Do polyps cause symptoms?
Polyps usually do not cause symptoms, and most people will never know if they have them. Occasionally they can cause bleeding from the rectum. Sometimes polyps produce an excess of mucus, which can be noticed in the stool after a bowel movement. Very occasionally a polyp can grow so large as to cause a blockage of the bowel but unless this occurs, polyps do not cause pain.
What tests confirm the presence of polyps?
Polyps can be detected either by colonoscopy or by a barium enema x-ray. Both methods require the bowel to be as clear as possible before the procedure so you will be asked to follow a special diet as well as take laxatives. Both techniques also involve a small tube being passed through the rectum. In the case of a barium enema this is to allow a liquid to be passed into the bowel that will show up on x-rays. In a colonoscopy, a soft flexible tube is passed along the rectum and then through the whole colon. Sometimes a shorter instrument called a sigmoidoscope is used but this can only pass up through the lower colon. If the barium enema does reveal a polyp, a colonoscopy will then be needed to remove it.
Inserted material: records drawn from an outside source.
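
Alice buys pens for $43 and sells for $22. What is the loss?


Selling price = $22
Cost price = $43
Loss = cost price - selling price:
Loss = $43 - $22 = $21

$21


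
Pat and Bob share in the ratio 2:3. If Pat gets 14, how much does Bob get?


Find the multiplier:
14 / 2 = 7
Apply to Bob's share:
3 x 7 = 21

21


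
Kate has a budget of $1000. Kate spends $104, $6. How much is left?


Add up expenses:
$104 + $6 = $110
Subtract from budget:
$1000 - $110 = $890

$890


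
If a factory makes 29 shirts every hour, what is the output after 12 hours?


Production rate: 29 shirts per hour
Time: 12 hours
Total: 29 x 12 = 348 shirts

348 shirts


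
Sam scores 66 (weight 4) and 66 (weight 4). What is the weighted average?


Weighted sum:
4 x 66 + 4 x 66 = 528
Total weight:
4 + 4 = 8
Weighted average:
528 / 8 = 66

66


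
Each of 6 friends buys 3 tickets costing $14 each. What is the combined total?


Cost per person:
3 x $14 = $42
Group total:
6 x $42 = $252

$252


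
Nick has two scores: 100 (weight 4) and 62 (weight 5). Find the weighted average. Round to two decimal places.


Weighted sum:
4 x 100 + 5 x 62 = 710
Total weight:
4 + 5 = 9
Weighted average:
710 / 9 = 78.8888... ≈ 78.89

78.89


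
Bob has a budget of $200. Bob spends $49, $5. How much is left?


Add up expenses:
$49 + $5 = $54
Subtract from budget:
$200 - $54 = $146

$146


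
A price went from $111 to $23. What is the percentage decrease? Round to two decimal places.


Find the absolute change:
|23 - 111| = 88
Divide by original and multiply by 100:
88 / 111 x 100 = 79.2792...% ≈ 79.28%

79.28%


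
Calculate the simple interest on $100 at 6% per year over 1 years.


Use the formula I = P x R x T / 100
P x R x T = 100 x 6 x 1 = 600
I = 600 / 100 = $6

$6


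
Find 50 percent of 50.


Convert percentage to decimal:
50% = 0.5
Multiply:
50 x 0.5 = 25

25


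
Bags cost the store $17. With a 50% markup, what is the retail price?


Calculate the markup amount:
50% of $17 = $8.50
Add to cost:
$17 + $8.50 = $25.50

$25.50


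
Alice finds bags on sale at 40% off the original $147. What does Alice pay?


Calculate the discount amount:
40% of $147 = $58.80
Subtract from original:
$147 - $58.80 = $88.20

$88.20


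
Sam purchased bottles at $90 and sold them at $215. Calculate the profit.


Selling price = $215
Cost price = $90
Profit = selling price - cost price:
Profit = $215 - $90 = $125

$125


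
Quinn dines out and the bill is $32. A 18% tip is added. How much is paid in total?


Calculate the tip:
18% of $32 = $5.76
Add tip to meal cost:
$32 + $5.76 = $37.76

$37.76


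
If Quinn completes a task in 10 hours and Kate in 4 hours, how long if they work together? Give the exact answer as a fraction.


Quinn's rate: 1/10 of the job per hour
Kate's rate: 1/4 of the job per hour
Combined rate: 1/10 + 1/4 = 7/20 per hour
Time = 1 / (7/20) = 20/7 hours (≈ 2.86 hours)

20/7 hours


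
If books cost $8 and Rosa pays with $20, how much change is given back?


Start with the amount paid:
$20
Subtract the price:
$20 - $8 = $12

$12


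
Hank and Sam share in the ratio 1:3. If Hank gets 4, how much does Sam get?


Find the multiplier:
4 / 1 = 4
Apply to Sam's share:
3 x 4 = 12

12


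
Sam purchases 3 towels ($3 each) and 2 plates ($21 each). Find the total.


Cost of towels:
3 x $3 = $9
Cost of plates:
2 x $21 = $42
Add both:
$9 + $42 = $51

$51


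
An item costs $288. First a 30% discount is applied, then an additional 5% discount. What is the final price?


First discount:
30% of $288 = $86.40
Price after first discount:
$288 - $86.40 = $201.60
Second discount:
5% of $201.60 = $10.08
Final price:
$201.60 - $10.08 = $191.52

$191.52


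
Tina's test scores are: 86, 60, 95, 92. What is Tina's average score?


Add the scores:
86 + 60 + 95 + 92 = 333
Divide by the number of tests:
333 / 4 = 83.25

83.25


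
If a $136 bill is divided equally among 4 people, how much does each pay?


Total bill: $136
Number of people: 4
Each pays: $136 / 4 = $34

$34


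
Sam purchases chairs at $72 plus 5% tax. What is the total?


Calculate the tax:
5% of $72 = $3.60
Add tax to price:
$72 + $3.60 = $75.60

$75.60


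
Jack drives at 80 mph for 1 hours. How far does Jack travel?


Use the formula: distance = speed x time
Speed = 80 mph, Time = 1 hours
80 x 1 = 80 miles

80 miles


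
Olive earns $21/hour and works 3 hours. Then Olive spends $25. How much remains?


Calculate earnings:
3 x $21 = $63
Subtract spending:
$63 - $25 = $38

$38


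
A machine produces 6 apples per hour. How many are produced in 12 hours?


Production rate: 6 apples per hour
Time: 12 hours
Total: 6 x 12 = 72 apples

72 apples


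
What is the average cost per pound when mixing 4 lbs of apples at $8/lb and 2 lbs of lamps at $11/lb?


Cost of apples:
4 x $8 = $32
Cost of lamps:
2 x $11 = $22
Total cost: $32 + $22 = $54
Total weight: 6 lbs
Average: $54 / 6 = $9/lb

$9/lb


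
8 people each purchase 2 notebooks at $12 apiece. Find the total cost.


Cost per person:
2 x $12 = $24
Group total:
8 x $24 = $192

$192


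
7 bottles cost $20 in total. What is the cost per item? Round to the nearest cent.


Total cost: $20
Number of items: 7
Unit price: $20 / 7 = $2.8571... ≈ $2.86

$2.86


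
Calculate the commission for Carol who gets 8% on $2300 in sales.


Convert rate to decimal:
8% = 0.08
Multiply by sales:
$2300 x 0.08 = $184

$184


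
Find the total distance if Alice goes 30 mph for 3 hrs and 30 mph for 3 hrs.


Leg 1 distance:
30 x 3 = 90 miles
Leg 2 distance:
30 x 3 = 90 miles
Total distance:
90 + 90 = 180 miles

180 miles


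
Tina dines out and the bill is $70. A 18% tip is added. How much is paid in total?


Calculate the tip:
18% of $70 = $12.60
Add tip to meal cost:
$70 + $12.60 = $82.60

$82.60


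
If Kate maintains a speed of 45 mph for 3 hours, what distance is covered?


Use the formula: distance = speed x time
Speed = 45 mph, Time = 3 hours
45 x 3 = 135 miles

135 miles


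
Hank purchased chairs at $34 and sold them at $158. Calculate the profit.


Selling price = $158
Cost price = $34
Profit = selling price - cost price:
Profit = $158 - $34 = $124

$124


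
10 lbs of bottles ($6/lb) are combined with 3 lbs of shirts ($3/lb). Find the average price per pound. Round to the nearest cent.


Cost of bottles:
10 x $6 = $60
Cost of shirts:
3 x $3 = $9
Total cost: $60 + $9 = $69
Total weight: 13 lbs
Average: $69 / 13 = $5.3076... ≈ $5.31/lb

$5.31/lb


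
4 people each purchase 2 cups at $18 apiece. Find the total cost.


Cost per person:
2 x $18 = $36
Group total:
4 x $36 = $144

$144


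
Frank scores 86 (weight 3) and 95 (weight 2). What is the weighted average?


Weighted sum:
3 x 86 + 2 x 95 = 448
Total weight:
3 + 2 = 5
Weighted average:
448 / 5 = 89.6

89.6


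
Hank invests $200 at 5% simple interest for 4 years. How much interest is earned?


Use the formula I = P x R x T / 100
P x R x T = 200 x 5 x 4 = 4000
I = 4000 / 100 = $40

$40


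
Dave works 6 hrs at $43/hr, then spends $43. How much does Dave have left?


Calculate earnings:
6 x $43 = $258
Subtract spending:
$258 - $43 = $215

$215


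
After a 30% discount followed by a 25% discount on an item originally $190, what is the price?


First discount:
30% of $190 = $57
Price after first discount:
$190 - $57 = $133
Second discount:
25% of $133 = $33.25
Final price:
$133 - $33.25 = $99.75

$99.75


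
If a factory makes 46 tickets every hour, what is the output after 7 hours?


Production rate: 46 tickets per hour
Time: 7 hours
Total: 46 x 7 = 322 tickets

322 tickets


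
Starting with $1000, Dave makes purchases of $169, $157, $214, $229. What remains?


Add up expenses:
$169 + $157 + $214 + $229 = $769
Subtract from budget:
$1000 - $769 = $231

$231


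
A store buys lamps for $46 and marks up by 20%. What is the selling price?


Calculate the markup amount:
20% of $46 = $9.20
Add to cost:
$46 + $9.20 = $55.20

$55.20


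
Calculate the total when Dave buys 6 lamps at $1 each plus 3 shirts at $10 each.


Cost of lamps:
6 x $1 = $6
Cost of shirts:
3 x $10 = $30
Add both:
$6 + $30 = $36

$36


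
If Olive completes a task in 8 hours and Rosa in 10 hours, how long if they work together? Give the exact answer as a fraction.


Olive's rate: 1/8 of the job per hour
Rosa's rate: 1/10 of the job per hour
Combined rate: 1/8 + 1/10 = 9/40 per hour
Time = 1 / (9/40) = 40/9 hours (≈ 4.44 hours)

40/9 hours


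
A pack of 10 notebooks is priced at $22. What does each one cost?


Total cost: $22
Number of items: 10
Unit price: $22 / 10 = $2.20

$2.20


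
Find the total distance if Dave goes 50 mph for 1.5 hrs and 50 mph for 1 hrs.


Leg 1 distance:
50 x 1.5 = 75 miles
Leg 2 distance:
50 x 1 = 50 miles
Total distance:
75 + 50 = 125 miles

125 miles


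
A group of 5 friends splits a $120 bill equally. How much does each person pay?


Total bill: $120
Number of people: 5
Each pays: $120 / 5 = $24

$24


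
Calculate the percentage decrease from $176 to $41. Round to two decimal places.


Find the absolute change:
|41 - 176| = 135
Divide by original and multiply by 100:
135 / 176 x 100 = 76.7045...% ≈ 76.7%

76.7%


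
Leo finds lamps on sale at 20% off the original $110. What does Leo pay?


Calculate the discount amount:
20% of $110 = $22
Subtract from original:
$110 - $22 = $88

$88


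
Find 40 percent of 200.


Convert percentage to decimal:
40% = 0.4
Multiply:
200 x 0.4 = 80

80


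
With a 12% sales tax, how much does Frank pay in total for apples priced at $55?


Calculate the tax:
12% of $55 = $6.60
Add tax to price:
$55 + $6.60 = $61.60

$61.60


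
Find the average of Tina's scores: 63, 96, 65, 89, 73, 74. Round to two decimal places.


Add the scores:
63 + 96 + 65 + 89 + 73 + 74 = 460
Divide by the number of tests:
460 / 6 = 76.6666... ≈ 76.67

76.67


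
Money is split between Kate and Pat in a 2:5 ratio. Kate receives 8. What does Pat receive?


Find the multiplier:
8 / 2 = 4
Apply to Pat's share:
5 x 4 = 20

20


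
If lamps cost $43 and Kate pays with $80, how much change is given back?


Start with the amount paid:
$80
Subtract the price:
$80 - $43 = $37

$37


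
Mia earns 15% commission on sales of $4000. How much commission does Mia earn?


Convert rate to decimal:
15% = 0.15
Multiply by sales:
$4000 x 0.15 = $600

$600


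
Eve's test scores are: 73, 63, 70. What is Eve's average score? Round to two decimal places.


Add the scores:
73 + 63 + 70 = 206
Divide by the number of tests:
206 / 3 = 68.6666... ≈ 68.67

68.67


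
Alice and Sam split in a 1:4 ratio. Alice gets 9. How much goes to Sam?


Find the multiplier:
9 / 1 = 9
Apply to Sam's share:
4 x 9 = 36

36


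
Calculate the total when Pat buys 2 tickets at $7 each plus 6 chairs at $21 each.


Cost of tickets:
2 x $7 = $14
Cost of chairs:
6 x $21 = $126
Add both:
$14 + $126 = $140

$140


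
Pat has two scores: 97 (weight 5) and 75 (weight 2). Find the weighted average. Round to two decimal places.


Weighted sum:
5 x 97 + 2 x 75 = 635
Total weight:
5 + 2 = 7
Weighted average:
635 / 7 = 90.7142... ≈ 90.71

90.71


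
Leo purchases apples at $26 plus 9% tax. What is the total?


Calculate the tax:
9% of $26 = $2.34
Add tax to price:
$26 + $2.34 = $28.34

$28.34


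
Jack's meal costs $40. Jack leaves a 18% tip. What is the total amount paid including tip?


Calculate the tip:
18% of $40 = $7.20
Add tip to meal cost:
$40 + $7.20 = $47.20

$47.20


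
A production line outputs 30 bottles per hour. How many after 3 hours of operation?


Production rate: 30 bottles per hour
Time: 3 hours
Total: 30 x 3 = 90 bottles

90 bottles


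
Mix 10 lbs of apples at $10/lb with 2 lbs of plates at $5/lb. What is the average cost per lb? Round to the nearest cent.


Cost of apples:
10 x $10 = $100
Cost of plates:
2 x $5 = $10
Total cost: $100 + $10 = $110
Total weight: 12 lbs
Average: $110 / 12 = $9.1666... ≈ $9.17/lb

$9.17/lb


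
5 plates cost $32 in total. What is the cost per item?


Total cost: $32
Number of items: 5
Unit price: $32 / 5 = $6.40

$6.40


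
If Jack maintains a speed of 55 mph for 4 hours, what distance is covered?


Use the formula: distance = speed x time
Speed = 55 mph, Time = 4 hours
55 x 4 = 220 miles

220 miles


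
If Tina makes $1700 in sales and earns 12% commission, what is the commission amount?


Convert rate to decimal:
12% = 0.12
Multiply by sales:
$1700 x 0.12 = $204

$204


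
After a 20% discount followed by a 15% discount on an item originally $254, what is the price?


First discount:
20% of $254 = $50.80
Price after first discount:
$254 - $50.80 = $203.20
Second discount:
15% of $203.20 = $30.48
Final price:
$203.20 - $30.48 = $172.72

$172.72


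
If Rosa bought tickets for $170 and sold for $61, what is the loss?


Selling price = $61
Cost price = $170
Loss = cost price - selling price:
Loss = $170 - $61 = $109

$109


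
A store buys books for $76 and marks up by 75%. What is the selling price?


Calculate the markup amount:
75% of $76 = $57
Add to cost:
$76 + $57 = $133

$133


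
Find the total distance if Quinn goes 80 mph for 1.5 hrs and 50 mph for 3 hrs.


Leg 1 distance:
80 x 1.5 = 120 miles
Leg 2 distance:
50 x 3 = 150 miles
Total distance:
120 + 150 = 270 miles

270 miles


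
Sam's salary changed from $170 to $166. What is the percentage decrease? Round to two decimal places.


Find the absolute change:
|166 - 170| = 4
Divide by original and multiply by 100:
4 / 170 x 100 = 2.3529...% ≈ 2.35%

2.35%


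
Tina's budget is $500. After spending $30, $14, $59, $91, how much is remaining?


Add up expenses:
$30 + $14 + $59 + $91 = $194
Subtract from budget:
$500 - $194 = $306

$306


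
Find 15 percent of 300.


Convert percentage to decimal:
15% = 0.15
Multiply:
300 x 0.15 = 45

45


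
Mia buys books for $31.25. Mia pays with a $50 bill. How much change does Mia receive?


Start with the amount paid:
$50
Subtract the price:
$50 - $31.25 = $18.75

$18.75


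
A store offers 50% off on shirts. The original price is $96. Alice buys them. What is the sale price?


Calculate the discount amount:
50% of $96 = $48
Subtract from original:
$96 - $48 = $48

$48


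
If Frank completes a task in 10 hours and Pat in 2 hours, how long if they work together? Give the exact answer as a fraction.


Frank's rate: 1/10 of the job per hour
Pat's rate: 1/2 of the job per hour
Combined rate: 1/10 + 1/2 = 3/5 per hour
Time = 1 / (3/5) = 5/3 hours (≈ 1.67 hours)

5/3 hours


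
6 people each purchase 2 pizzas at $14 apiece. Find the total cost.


Cost per person:
2 x $14 = $28
Group total:
6 x $28 = $168

$168


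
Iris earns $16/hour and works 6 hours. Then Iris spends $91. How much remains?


Calculate earnings:
6 x $16 = $96
Subtract spending:
$96 - $91 = $5

$5


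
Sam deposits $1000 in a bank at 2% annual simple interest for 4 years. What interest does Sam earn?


Use the formula I = P x R x T / 100
P x R x T = 1000 x 2 x 4 = 8000
I = 8000 / 100 = $80

$80


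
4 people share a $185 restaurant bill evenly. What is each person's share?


Total bill: $185
Number of people: 4
Each pays: $185 / 4 = $46.25

$46.25


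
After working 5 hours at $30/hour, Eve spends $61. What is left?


Calculate earnings:
5 x $30 = $150
Subtract spending:
$150 - $61 = $89

$89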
The most common reason to carry out an examination of the bowel is that a patient has noticed symptoms, particularly rectal bleeding. Increasingly, patients are being asked to give a sample of their stool for a chemical test that can detect small quantities of blood that are not visible. This test is called “fecal occult blood” test and is likely to be much more widely used as an early screening tool. The idea is that unsuspected polyps might bleed a little, but enough for it to be picked up on a chemical test. Doctors recognize that many bowel cancers can be treated very early or can be prevented by screening.
How are polyps treated?
There are a variety of different techniques to remove polyps but most consist of passing a wire through the colonoscope and looping the wire around the polyp (like a lasso) to remove it. This procedure is quite painless and only one examination is needed to clear the bowel of polyps. Occasionally, there may be too many polyps for all of them to be removed safely at one time and the procedure may need to be repeated.
Once they have been removed, all polyps are sent to the laboratory for microscopic analysis. This will show whether or not the polyp has been completely removed, whether it has the potential to develop malignancy and, of course, to be sure that cancer has not already developed.
Will I need any further examinations?
You will probably need to have a follow-up examination if the microscopic findings indicate the polyp has any malignant potential. If so, your doctor will recommend a repeat colonoscopy in the future to check whether new polyps have grown. Depending on what is found at that time, your doctor may either suggest that nothing further need be done or that you should return for a further test in three to five years time.